We’ve all heard telcos being described as old school, even in some instances drawing parallels to dinosaurs heading for the day the meteor hits. Perhaps this is true in the traditional sense, but there are things all of us in the telco space can do to look forward to the future.
We see traditional voice being replaced by VoIP and mobile devices replacing fixed line services for the consumer, but there is still a need to connect all this together.
Start-ups and OTT players continue to create solutions at the consumer and enterprise edge and rely on the internet and private networks (for business apps) to get this to their consumers, but the fact remains that it is the carriers and ISPs who deliver these new applications.
The future of the traditional telco then lies in the further exploitation of the massive investment made in the core data-carrying capability and this implies a change in operating model to more of a service delivery and support culture.
Those in the industry that recognise this and evolve will have a role to play. Those that continue to ride on the back of the old voice cash-cow dinosaur will die out. Innovation is the key which is being demonstrated now in emerging markets where new ways to do existing things are being discovered all the time.
Take the anti-bank, mobile payments culture – one example of which, M-Pesa, launched in Kenya in 2007 and has since expanded to Afghanistan, South Africa, India and this year to Eastern Europe. M-Pesa (m for mobile, pesa meaning money in Swahili) allows users with a national ID card or passport to deposit, withdraw, and transfer money easily with a mobile device. The success of M-Pesa has been due to the creation of a highly popular, affordable payment service enabled by telco infrastructure and systems, with only limited involvement of a bank.

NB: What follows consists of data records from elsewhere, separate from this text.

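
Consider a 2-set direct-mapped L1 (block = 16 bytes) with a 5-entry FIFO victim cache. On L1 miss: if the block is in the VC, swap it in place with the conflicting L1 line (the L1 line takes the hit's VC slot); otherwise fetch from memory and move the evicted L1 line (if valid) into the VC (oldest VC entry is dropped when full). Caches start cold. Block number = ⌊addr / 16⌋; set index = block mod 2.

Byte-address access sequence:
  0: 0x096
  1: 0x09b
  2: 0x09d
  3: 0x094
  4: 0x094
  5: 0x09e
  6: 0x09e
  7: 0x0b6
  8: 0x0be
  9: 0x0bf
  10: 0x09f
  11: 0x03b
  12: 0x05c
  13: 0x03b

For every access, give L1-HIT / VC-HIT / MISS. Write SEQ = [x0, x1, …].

  [0] addr=0x96 blk=9 s=1: MISS | VC []
  [1] addr=0x9b blk=9 s=1: L1-HIT | VC []
  [2] addr=0x9d blk=9 s=1: L1-HIT | VC []
  [3] addr=0x94 blk=9 s=1: L1-HIT | VC []
  [4] addr=0x94 blk=9 s=1: L1-HIT | VC []
  [5] addr=0x9e blk=9 s=1: L1-HIT | VC []
  [6] addr=0x9e blk=9 s=1: L1-HIT | VC []
  [7] addr=0xb6 blk=11 s=1: MISS | VC [9]
  [8] addr=0xbe blk=11 s=1: L1-HIT | VC [9]
  [9] addr=0xbf blk=11 s=1: L1-HIT | VC [9]
  [10] addr=0x9f blk=9 s=1: VC-HIT | VC [11]
  [11] addr=0x3b blk=3 s=1: MISS | VC [11, 9]
  [12] addr=0x5c blk=5 s=1: MISS | VC [11, 9, 3]
  [13] addr=0x3b blk=3 s=1: VC-HIT | VC [11, 9, 5]

SEQ = [MISS, L1-HIT, L1-HIT, L1-HIT, L1-HIT, L1-HIT, L1-HIT, MISS, L1-HIT, L1-HIT, VC-HIT, MISS, MISS, VC-HIT]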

Finding new ways to extract value from the core competence of the carrier – i.e. carrying stuff — is the key to the future. Making networks and capacity dynamic and user-configurable on-demand, turning data centres into virtualisation hubs to allow new applications space to evolve and scale are just two examples.
This keeping up with the faster change in requirements of the new breed of edge-services providers is key to remaining relevant. Changing the old perceptions of carriers as slow and un-informed is also important, such as updating the customer service experience to align with the expectation of the Gen Y tech-savvy user.
Overall we need a recognition that, as Steve Jobs observed: “if you don’t cannibalise yourself, someone else will”.